Menuding Anas Urbaningrum

Dalam perlariannya, Nazaruddin sempat mengadakan komunikasi jarak jauh dengan pewarta warga, Iwan Piliang. Melalui Skype, Nazar menuding sejumlah pihak termasuk Ketua Umum Partai Demokrat Anas Urbaningrum dan Wakil Pemimpin KPK Chandra M Hamzah (sekarang mantan) merekayasa kasusnya. Nazaruddin mengancam akan membeberkan aliran dana Partai Demokrat yang menurut dia dari hasil korupsi. Tudingan terhadap Anas dan sejumlah petinggi Partai Demokrat lainnya berlanjut hingga Nazaruddin duduk di kursi persidangan Pengadilan Tindak Pidana Korupsi Jakarta.

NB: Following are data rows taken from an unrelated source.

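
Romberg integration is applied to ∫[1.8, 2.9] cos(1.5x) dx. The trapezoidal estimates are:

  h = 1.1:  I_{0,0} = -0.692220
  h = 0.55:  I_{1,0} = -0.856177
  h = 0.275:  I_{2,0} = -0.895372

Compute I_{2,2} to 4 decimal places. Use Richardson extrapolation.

Richardson extrapolation on the trapezoidal column (denominator 4−1=3):
I_{1,1} = (4·(-0.856177) − (-0.692220)) / 3 = -0.910829
I_{2,1} = (4·(-0.895372) − (-0.856177)) / 3 = -0.908437
I_{2,2} = (16·(-0.908437) − (-0.910829)) / 15 = -0.908278

-0.9083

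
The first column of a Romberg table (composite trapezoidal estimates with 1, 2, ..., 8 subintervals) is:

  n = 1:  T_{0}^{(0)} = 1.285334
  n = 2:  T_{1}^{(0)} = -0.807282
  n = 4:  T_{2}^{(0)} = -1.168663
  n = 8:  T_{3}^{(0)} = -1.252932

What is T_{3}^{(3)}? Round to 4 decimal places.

-1.2806

Richardson extrapolation on the trapezoidal column (denominator 4−1=3):
T_{1}^{(1)} = -0.807282 + (-0.807282 − 1.285334)/3 = -1.504821
T_{2}^{(1)} = -1.168663 + (-1.168663 − (-0.807282))/3 = -1.289123
T_{3}^{(1)} = (4·(-1.252932) − (-1.168663)) / 3 = -1.281022
T_{2}^{(2)} = -1.289123 + (-1.289123 − (-1.504821))/15 = -1.274743
T_{3}^{(2)} = -1.281022 + (-1.281022 − (-1.289123))/15 = -1.280482
T_{3}^{(3)} = -1.280482 + (-1.280482 − (-1.274743))/63 = -1.280573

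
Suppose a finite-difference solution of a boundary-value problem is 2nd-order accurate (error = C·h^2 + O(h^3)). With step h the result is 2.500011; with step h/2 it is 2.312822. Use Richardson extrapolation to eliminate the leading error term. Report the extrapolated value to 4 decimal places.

The leading error scales as h^2; refining by a factor of 2 reduces it by 2^2 = 4.
Extrapolated value = (4·A(h/2) − A(h)) / (4 − 1)
= (4·2.312822 − 2.500011) / 3
= 6.751277 / 3 = 2.250426

2.2504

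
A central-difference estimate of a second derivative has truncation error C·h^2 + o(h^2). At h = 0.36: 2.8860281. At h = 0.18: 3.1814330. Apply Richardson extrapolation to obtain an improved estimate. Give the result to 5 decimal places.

Extrapolated value = (4·A(h/2) − A(h)) / (4 − 1)
= (4·3.1814330 − 2.8860281) / 3
= 9.8397039 / 3 = 3.2799013

3.27990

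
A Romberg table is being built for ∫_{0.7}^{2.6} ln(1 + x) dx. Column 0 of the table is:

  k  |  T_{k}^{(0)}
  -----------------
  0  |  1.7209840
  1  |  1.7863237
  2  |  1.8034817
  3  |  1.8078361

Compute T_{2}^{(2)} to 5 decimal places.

T_{1}^{(1)} = (4·1.7863237 − 1.7209840) / 3 = 1.8081036
T_{2}^{(1)} = (4·1.8034817 − 1.7863237) / 3 = 1.8092010
T_{2}^{(2)} = (16·1.8092010 − 1.8081036) / 15 = 1.8092742
(Column j=1 coincides with Simpson's rule on the same nodes.)

1.80927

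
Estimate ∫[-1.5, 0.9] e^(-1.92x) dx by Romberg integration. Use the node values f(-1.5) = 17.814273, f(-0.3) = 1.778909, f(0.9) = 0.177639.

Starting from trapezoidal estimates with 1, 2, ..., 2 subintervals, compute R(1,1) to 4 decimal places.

10.0430

R(0,0) (trapezoid, 1 panel, h=2.4000): 21.590294
R(1,0) (trapezoid, 2 panels, h=1.2000): 12.929838
R(1,1) = 12.929838 + (12.929838 − 21.590294)/3 = 10.043019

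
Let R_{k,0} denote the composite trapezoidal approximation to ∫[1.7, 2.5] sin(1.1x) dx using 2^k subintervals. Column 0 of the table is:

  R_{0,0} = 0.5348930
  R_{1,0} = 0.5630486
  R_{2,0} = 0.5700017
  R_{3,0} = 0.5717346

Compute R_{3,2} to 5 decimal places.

R_{2,1} = (4·0.5700017 − 0.5630486) / 3 = 0.5723194
R_{3,1} = 0.5717346 + (0.5717346 − 0.5700017)/3 = 0.5723122
R_{3,2} = (16·0.5723122 − 0.5723194) / 15 = 0.5723117

0.57231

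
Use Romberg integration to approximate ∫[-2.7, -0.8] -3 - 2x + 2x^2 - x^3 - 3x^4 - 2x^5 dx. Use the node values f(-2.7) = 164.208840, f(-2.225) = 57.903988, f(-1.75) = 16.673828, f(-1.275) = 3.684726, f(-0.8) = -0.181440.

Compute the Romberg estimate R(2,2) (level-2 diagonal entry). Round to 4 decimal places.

R(0,0) (trapezoid, 1 panel, h=1.9000): 155.826030
R(1,0) (trapezoid, 2 panels, h=0.9500): 93.753152
R(2,0) (trapezoid, 4 panels, h=0.4750): 76.131215
R(1,1) = 93.753152 + (93.753152 − 155.826030)/3 = 73.062193
R(2,1) = 76.131215 + (76.131215 − 93.753152)/3 = 70.257236
R(2,2) = 70.257236 + (70.257236 − 73.062193)/15 = 70.070239

70.0702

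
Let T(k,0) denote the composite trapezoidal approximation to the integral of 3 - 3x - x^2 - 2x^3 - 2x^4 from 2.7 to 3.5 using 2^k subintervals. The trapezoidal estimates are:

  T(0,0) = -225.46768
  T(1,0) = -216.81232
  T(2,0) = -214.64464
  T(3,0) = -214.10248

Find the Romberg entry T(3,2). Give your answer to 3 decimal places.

-213.922

Richardson extrapolation on the trapezoidal column (denominator 4−1=3):
T(2,1) = (4·(-214.64464) − (-216.81232)) / 3 = -213.92208
T(3,1) = -214.10248 + (-214.10248 − (-214.64464))/3 = -213.92176
T(3,2) = (16·(-213.92176) − (-213.92208)) / 15 = -213.92174
(Column j=1 coincides with Simpson's rule on the same nodes.)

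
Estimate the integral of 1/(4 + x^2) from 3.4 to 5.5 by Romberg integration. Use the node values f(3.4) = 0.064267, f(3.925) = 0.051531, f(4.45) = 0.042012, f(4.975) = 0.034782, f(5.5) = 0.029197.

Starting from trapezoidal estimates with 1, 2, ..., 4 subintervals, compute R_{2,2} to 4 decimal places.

R_{0,0} (trapezoid, 1 panel, h=2.1000): 0.098137
R_{1,0} (trapezoid, 2 panels, h=1.0500): 0.093181
R_{2,0} (trapezoid, 4 panels, h=0.5250): 0.091905
R_{1,1} = 0.093181 + (0.093181 − 0.098137)/3 = 0.091529
R_{2,1} = 0.091905 + (0.091905 − 0.093181)/3 = 0.091480
R_{2,2} = 0.091480 + (0.091480 − 0.091529)/15 = 0.091477

0.0915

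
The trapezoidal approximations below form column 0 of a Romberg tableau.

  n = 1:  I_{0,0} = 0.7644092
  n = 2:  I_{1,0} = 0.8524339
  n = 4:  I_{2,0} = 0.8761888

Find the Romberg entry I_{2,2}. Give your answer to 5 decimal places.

0.88426

I_{1,1} = 0.8524339 + (0.8524339 − 0.7644092)/3 = 0.8817755
I_{2,1} = (4·0.8761888 − 0.8524339) / 3 = 0.8841071
I_{2,2} = 0.8841071 + (0.8841071 − 0.8817755)/15 = 0.8842625
(Column j=1 coincides with Simpson's rule on the same nodes.)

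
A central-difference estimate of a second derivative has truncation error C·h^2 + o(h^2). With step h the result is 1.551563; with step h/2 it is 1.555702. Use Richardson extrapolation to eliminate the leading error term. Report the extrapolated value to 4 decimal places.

The leading error scales as h^2; refining by a factor of 2 reduces it by 2^2 = 4.
Extrapolated value = (4·A(h/2) − A(h)) / (4 − 1)
= (4·1.555702 − 1.551563) / 3
= 4.671245 / 3 = 1.557082

1.5571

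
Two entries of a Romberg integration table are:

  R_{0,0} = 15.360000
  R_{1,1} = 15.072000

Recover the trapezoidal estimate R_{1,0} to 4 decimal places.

From R_{1,1} = (4·R_{1,0} − R_{0,0})/3, solve for R_{1,0}:
4·R_{1,0} = 3·15.072000 + 15.360000 = 60.576000
R_{1,0} = 15.144000

15.1440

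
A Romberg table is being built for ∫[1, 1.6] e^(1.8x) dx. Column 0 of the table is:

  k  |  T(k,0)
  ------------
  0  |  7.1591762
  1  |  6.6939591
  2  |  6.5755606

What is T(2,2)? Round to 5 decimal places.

6.53591

Richardson extrapolation on the trapezoidal column (denominator 4−1=3):
T(1,1) = (4·6.6939591 − 7.1591762) / 3 = 6.5388867
T(2,1) = (4·6.5755606 − 6.6939591) / 3 = 6.5360944
T(2,2) = 6.5360944 + (6.5360944 − 6.5388867)/15 = 6.5359082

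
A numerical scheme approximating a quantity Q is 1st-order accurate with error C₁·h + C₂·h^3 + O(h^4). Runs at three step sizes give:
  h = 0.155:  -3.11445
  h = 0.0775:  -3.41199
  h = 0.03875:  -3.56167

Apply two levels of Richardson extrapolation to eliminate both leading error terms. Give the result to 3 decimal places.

-3.712

First eliminate the h term (factor 2^1 = 2):
  B₁ = (2·(-3.41199) − (-3.11445))/1 = -3.70953
  B₂ = (2·(-3.56167) − (-3.41199))/1 = -3.71135
Then eliminate the h^3 term (factor 2^3 = 8):
  (8·(-3.71135) − (-3.70953))/7 = -3.71161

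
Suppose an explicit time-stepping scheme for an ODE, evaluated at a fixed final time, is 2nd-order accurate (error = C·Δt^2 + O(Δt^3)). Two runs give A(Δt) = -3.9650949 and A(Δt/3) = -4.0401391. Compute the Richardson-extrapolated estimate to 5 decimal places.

The leading error scales as Δt^2; refining by a factor of 3 reduces it by 3^2 = 9.
Extrapolated value = (9·A(Δt/3) − A(Δt)) / (9 − 1)
= (9·(-4.0401391) − (-3.9650949)) / 8
= -32.3961570 / 8 = -4.0495196

-4.04952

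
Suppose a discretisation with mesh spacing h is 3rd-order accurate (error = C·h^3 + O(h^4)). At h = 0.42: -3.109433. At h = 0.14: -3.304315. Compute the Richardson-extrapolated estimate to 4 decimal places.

The leading error scales as h^3; refining by a factor of 3 reduces it by 3^3 = 27.
Extrapolated value = (27·A(h/3) − A(h)) / (27 − 1)
= (27·(-3.304315) − (-3.109433)) / 26
= -86.107072 / 26 = -3.311810

-3.3118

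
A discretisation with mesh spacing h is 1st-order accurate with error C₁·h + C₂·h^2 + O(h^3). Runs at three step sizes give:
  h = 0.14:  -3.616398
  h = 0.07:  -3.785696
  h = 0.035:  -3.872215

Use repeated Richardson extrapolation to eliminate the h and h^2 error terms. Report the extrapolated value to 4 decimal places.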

Kepada media, Nazaruddin menuding Anas terlibat kasus Hambalang yang tengah diselidiki KPK. Nazaruddin menyebut uang suap dialirkan untuk pemenangan Anas menjadi ketua umum dalam Kongres II Partai Demokrat di Bandung pada Mei 2010. Dalam berita acara pemeriksaan Nazaruddin, Anas disebut sebagai pihak yang mengatur proyek pembangunan Hambalang. Selain Anas, Nazaruddin juga menuding pejabat Demokrat lainnya, yakni Angelina Sondakh, Mirwan Amir, dan Djafar Hafsah menerima uang wisma atlet. Angelina ditetapkan sebagai tersangka korupsi wisma atlet pada awal Februari lalu.

Dituntut tujuh tahun

Dalam kasus dugaan suap wisma atlet SEA Games 2011, Nazaruddin dituntut hukuman tujuh tahun penjara ditambah denda Rp 300 juta yang dapat diganti enam bulan kurungan. Tim jaksa penuntut umum dalam persidangan yang berlangsung beberapa waktu lalu menilai Nazaruddin terbukti menerima suap Rp 4,6 miliar dari PT DGI. Selaku penyelenggara negara, Nazaruddin terbukti melanggar Pasal 12 huruf b Undang-Undang Pemberantasan Tindak Pidana Korupsi sesuai dengan dakwaan primer. Pasal ini menjerat pegawai negeri atau penyelenggara negara yang menerima hadiah karena melakukan atau tidak melakukan sesuatu dalam jabatannya yang bertentangan dengan kewajibannya. Ancaman hukuman maksimalnya 20 tahun penjara.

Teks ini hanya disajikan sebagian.